El caso es que, responsabilizando de las desastrosas políticas militares yihadistas a los mulás que controlan, Musharraf y sus generales han logrado que fuera del país muchos crean que lo fundamental es contener a los extremistas religiosos, no al ejército. Incluso ante las conocidas transferencias de secretos nucleares a Irán, Libia y Corea del Norte, los militares pakistaníes fingieron desconocimiento y culparon a un puñado de científicos dirigidos por A. Q. Khan, y EE.UU. siguió la farsa. Ya es hora de que la política estadounidense en Pakistán se centre en objetivos a largo plazo y ayude a crear instituciones democráticas para reformar un Estado que se conoce con el nombre de Problemistán.

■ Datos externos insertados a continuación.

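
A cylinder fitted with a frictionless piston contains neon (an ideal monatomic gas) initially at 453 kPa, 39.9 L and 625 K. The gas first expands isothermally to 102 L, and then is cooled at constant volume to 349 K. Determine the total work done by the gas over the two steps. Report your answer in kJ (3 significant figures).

Step 1 (isothermal): W = P₁V₁ ln(V₂/V₁) = (18075) ln(102/39.9) = 16965 J.
Step 2 (isochoric): W = 0 (constant volume).
W_total = 16965 + 0 = 16965 J.

W_total ≈ 17.0 kJ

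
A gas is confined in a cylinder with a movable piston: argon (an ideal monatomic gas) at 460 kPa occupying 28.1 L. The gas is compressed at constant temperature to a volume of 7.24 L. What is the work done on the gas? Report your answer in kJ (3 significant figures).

Isothermal: W = nRT ln(V₂/V₁) = P₁V₁ ln(V₂/V₁).
P₁V₁ = (460 kPa)(28.1 L) = 12926 J.
W = 12926 × ln(7.24/28.1) = 12926 × -1.356
W_by_gas = -17530 J; work on gas = −W_by = 17530 J.

W ≈ 17.5 kJ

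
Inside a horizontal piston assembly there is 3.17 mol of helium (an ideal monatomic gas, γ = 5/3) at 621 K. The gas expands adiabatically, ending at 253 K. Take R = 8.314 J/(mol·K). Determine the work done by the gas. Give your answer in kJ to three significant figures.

W ≈ 14.5 kJ

Adiabatic ⇒ Q = 0, so W_by = −ΔU = nCᵥ(T₁ − T₂).
Cᵥ = 3R/2 = 12.47 J/(mol·K).
W = (3.17)(12.47)(621 − 253) = 14548 J.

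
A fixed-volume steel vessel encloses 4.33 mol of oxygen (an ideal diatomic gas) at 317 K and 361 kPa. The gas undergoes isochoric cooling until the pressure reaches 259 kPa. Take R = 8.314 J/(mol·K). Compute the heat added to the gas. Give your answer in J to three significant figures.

Constant volume ⇒ W = 0, so Q = ΔU = nCᵥΔT with Cᵥ = 5R/2 = 20.79 J/(mol·K).
At constant V, T₂/T₁ = P₂/P₁ ⇒ ΔT = T₁(P₂/P₁ − 1) = 317·(259/361 − 1) = -89.57 K.
ΔU = (4.33)(20.79)(-89.57) = -8061 J.

Q ≈ -8060 J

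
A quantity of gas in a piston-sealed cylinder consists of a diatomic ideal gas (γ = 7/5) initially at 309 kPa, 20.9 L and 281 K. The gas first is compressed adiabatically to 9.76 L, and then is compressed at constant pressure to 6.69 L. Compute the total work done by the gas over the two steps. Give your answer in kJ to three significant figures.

Step 1 (adiabatic): W = (P₁V₁ − P₂V₂)/(γ−1) = (6458 − 8758)/0.4 = -5749 J.
After step 1: P = 897.3 kPa, V = 9.76 L, T = 381.1 K.
Step 2 (isobaric): W = PΔV = (897.3 kPa)(6.69 − 9.76 L) = -2755 J.
W_total = -5749 − 2755 = -8503 J.

W_total ≈ -8.50 kJ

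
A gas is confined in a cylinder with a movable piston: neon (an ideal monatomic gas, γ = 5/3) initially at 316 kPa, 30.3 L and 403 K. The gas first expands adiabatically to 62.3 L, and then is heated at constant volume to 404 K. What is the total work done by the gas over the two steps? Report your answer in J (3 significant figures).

Step 1 (adiabatic): W = (P₁V₁ − P₂V₂)/(γ−1) = (9575 − 5922)/0.667 = 5480 J.
Step 2 (isochoric): W = 0 (constant volume).
W_total = 5480 + 0 = 5480 J.

W_total ≈ 5480 J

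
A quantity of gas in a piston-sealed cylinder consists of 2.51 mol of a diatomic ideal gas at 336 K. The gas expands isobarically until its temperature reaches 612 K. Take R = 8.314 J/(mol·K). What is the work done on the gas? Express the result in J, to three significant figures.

W ≈ -5760 J

Isobaric: W = P ΔV = nR ΔT.
W = (2.51)(8.314)(612 − 336) = 5760 J.
Work on gas = −W_by = -5760 J.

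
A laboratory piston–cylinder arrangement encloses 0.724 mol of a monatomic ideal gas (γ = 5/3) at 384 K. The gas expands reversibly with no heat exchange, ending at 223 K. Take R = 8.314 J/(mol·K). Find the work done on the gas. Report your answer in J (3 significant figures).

W ≈ -1450 J

Adiabatic ⇒ Q = 0, so W_by = −ΔU = nCᵥ(T₁ − T₂).
Cᵥ = 3R/2 = 12.47 J/(mol·K).
W = (0.724)(12.47)(384 − 223) = 1454 J.
Work on gas = −W_by = -1454 J.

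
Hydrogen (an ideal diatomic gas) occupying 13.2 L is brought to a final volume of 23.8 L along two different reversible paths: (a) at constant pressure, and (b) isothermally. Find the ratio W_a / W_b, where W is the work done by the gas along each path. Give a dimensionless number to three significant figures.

Path (a) isobaric: W = P₁(V₂ − V₁) → W_a/(P₁V₁) = 0.803.
Path (b) isothermal: W = P₁V₁ ln(V₂/V₁) → W_b/(P₁V₁) = 0.5895.
W_a / W_b = 0.803 / 0.5895 = 1.362.

W_a / W_b ≈ 1.36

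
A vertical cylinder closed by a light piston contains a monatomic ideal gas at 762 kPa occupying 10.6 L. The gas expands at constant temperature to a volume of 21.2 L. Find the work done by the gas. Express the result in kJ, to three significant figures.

Isothermal: W = nRT ln(V₂/V₁) = P₁V₁ ln(V₂/V₁).
P₁V₁ = (762 kPa)(10.6 L) = 8077 J.
W = 8077 × ln(21.2/10.6) = 8077 × 0.6931
W_by_gas = 5599 J.

W ≈ 5.60 kJ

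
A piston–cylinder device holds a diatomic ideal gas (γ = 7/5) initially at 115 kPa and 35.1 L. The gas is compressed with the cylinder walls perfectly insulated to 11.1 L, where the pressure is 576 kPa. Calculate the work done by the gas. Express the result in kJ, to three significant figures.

Adiabatic: W = (P₁V₁ − P₂V₂)/(γ − 1) with γ = 7/5.
P₁V₁ = 4036 J, P₂V₂ = 6394 J.
W = (4036 − 6394) / 0.4 = -5893 J.

W ≈ -5.89 kJ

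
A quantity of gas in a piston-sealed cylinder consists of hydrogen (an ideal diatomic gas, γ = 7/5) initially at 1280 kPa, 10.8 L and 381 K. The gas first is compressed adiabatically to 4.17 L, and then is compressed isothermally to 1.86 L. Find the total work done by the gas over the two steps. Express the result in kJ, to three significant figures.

W_total ≈ -32.3 kJ

Step 1 (adiabatic): W = (P₁V₁ − P₂V₂)/(γ−1) = (13824 − 20228)/0.4 = -16010 J.
After step 1: P = 4851 kPa, V = 4.17 L, T = 557.5 K.
Step 2 (isothermal): W = P₁V₁ ln(V₂/V₁) = (20228) ln(1.86/4.17) = -16331 J.
W_total = -16010 − 16331 = -32340 J.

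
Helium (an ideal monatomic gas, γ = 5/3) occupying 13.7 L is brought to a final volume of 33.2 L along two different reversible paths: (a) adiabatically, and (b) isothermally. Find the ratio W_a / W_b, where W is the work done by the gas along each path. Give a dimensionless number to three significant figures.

W_a / W_b ≈ 0.755

Path (a) adiabatic: W = P₁V₁(1 − (V₁/V₂)^(γ−1))/(γ−1) → W_a/(P₁V₁) = 0.6686.
Path (b) isothermal: W = P₁V₁ ln(V₂/V₁) → W_b/(P₁V₁) = 0.8852.
W_a / W_b = 0.6686 / 0.8852 = 0.7553.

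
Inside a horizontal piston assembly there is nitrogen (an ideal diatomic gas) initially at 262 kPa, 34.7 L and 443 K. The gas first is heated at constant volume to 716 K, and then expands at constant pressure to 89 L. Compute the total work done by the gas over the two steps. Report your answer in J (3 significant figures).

Step 1 (isochoric): W = 0 (constant volume).
After step 1: P = 423.5 kPa (V unchanged).
Step 2 (isobaric): W = PΔV = (423.5 kPa)(89 − 34.7 L) = 22994 J.
W_total = 0 + 22994 = 22994 J.

W_total ≈ 23000 J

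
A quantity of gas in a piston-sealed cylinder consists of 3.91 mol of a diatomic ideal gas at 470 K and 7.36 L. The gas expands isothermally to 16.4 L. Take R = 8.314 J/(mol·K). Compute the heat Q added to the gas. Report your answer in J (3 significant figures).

Isothermal ⇒ ΔU = 0, so Q = W = nRT ln(V₂/V₁).
Q = (3.91)(8.314)(470) ln(16.4/7.36) = 15279 × 0.8012 = 12242 J.

Q ≈ 12200 J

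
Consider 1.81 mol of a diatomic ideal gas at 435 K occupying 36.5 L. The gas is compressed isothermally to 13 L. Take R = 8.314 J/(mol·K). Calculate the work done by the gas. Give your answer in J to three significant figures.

Isothermal: W = nRT ln(V₂/V₁).
W = (1.81)(8.314)(435) × ln(13/36.5)
  = 6546 × -1.032
W_by_gas = -6758 J.

W ≈ -6760 J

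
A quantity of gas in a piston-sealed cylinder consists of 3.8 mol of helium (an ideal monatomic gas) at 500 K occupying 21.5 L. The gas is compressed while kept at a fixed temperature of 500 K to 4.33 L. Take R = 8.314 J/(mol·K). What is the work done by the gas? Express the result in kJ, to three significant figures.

Isothermal: W = nRT ln(V₂/V₁).
W = (3.8)(8.314)(500) × ln(4.33/21.5)
  = 15797 × -1.602
W_by_gas = -25314 J.

W ≈ -25.3 kJ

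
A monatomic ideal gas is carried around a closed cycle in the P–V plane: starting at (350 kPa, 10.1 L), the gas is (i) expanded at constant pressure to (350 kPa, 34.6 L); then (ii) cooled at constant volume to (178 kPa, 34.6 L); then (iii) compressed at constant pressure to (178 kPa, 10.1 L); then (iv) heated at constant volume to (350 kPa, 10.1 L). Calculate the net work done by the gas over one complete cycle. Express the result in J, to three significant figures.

W_net ≈ 4210 J

Constant-volume legs do no work.
W(i) = (350)(34.6 − 10.1) = 8575 J; W(iii) = (178)(10.1 − 34.6) = -4361 J.
W_net = 8575 − 4361 = 4214 J (the clockwise enclosed area).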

Sin regularidad, credibilidad ni compromiso, ninguna misión internacional puede tener éxito en el mundo de hoy, aunque esté encabezada por la única superpotencia. Bush no puede de modo verosímil promover la libertad intentando que el Congreso conceda un fondo de emergencia adicional de 75 millones de dólares para fomentar la oposición interna al régimen clerical de Irán y dedicarse luego a abrazar a su autócrata favorito en el vecino Pakistán.

Si Bush se preocupa de verdad por el futuro de Pakistán en tanto que Estado-nación viable y moderno, debería actuar de tal modo que los militares dejen de aferrarse al poder. Para empezar, eso significa convencer a Musharraf de que renuncie a su cargo en el ejército y convoque elecciones imparciales y libres.